Genome-wide genotypes from the Nigerian samples were called using BCFtools version 1.6 (bcftools mpileup -C50 -q30 -Q30 | bcftools call -c), then merged with data from ∼2500 people genotyped on the Affymetrix Human Origins array (Patterson et al. 2012; Lazaridis et al. 2016). Principal Component Analysis (PCA) using genome-wide SNPs was performed using EIGENSOFT v7.2.1 (Patterson et al. 2006) and plotted using R (R Core Team 2017).
We inferred a maximum likelihood phylogeny of Y chromosomes using RAxML v8.2.10 (Stamatakis 2014) with the arguments “-m ASC_GTRGAMMA” and “–asc-corr=stamatakis,” using only variable sites with QUAL ≥1, and selecting the tree with the best likelihood from 100 runs, then replicating the tree 1000 times for bootstrap values. The tree was plotted using Interactive Tree Of Life (iTOL) v3 (Letunic and Bork 2016) and annotated with haplogroup names assigned using yHaplo (Poznik 2016) from SNPs reported by the International Society of Genetic Genealogy (ISOGG v11.01).

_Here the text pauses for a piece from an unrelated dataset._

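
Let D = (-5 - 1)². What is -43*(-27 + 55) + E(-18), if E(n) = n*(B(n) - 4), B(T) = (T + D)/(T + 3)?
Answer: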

The ages of the internal nodes in the tree were estimated using the ρ statistic (Forster et al. 1996), the standard approach for the Y chromosome. We defined the ancestral state of a site by assigning alleles as ancestral when they were monomorphic in the nine samples belonging to the A and B haplogroups in our data set. We then determined the age of a node as follows: Having an ancestral node leading to two clades, we select one sample from each clade and divide the number of derived variants found in the first sample but absent from the second, by the total number of sites having the ancestral state in both samples. We compare all possible pairs under a node and report the average value of divergence times in units of years by applying a point mutation rate of 0.76 × 10−9 mutations per site per year (Fu et al. 2014). We report 95% confidence intervals of the divergence times based on the 95% highest posterior density when estimating the mutation rate (0.67–0.86 × 10−9) (Fu et al. 2014). This model assumes that mutations accumulated on the chromosomes in the different lineages at similar rates, and thus expects all individuals in our data set to have comparable branch lengths from the AB root. But we found considerable differences among individuals in the number of their derived mutations from the root. This heterogeneity in the accumulation of mutations has been previously reported (Scozzari et al. 2014; Barbieri et al. 2016) and appears to be haplogroup-specific (Figure S3), and therefore in our divergence time estimates, we calibrate all lineages to have identical branch length from the root, equal to the average branch length estimated from all individuals in our data set. We first calculated the average number of mutations which accumulated on the branches of all individuals in our data set and found 768.59 derived mutations on average from the root (corresponding to ∼100,000 years). We then derived a calibration coefficient α for each individual by dividing 768.59 by the normalized (in 10,000,000 bp) number of derived mutations an individual has accumulated from the root. And thus for calibrating the branches’ length between any two samples when calculating the split times, we multiply α by the number of derived variants found in the first sample but absent from the second.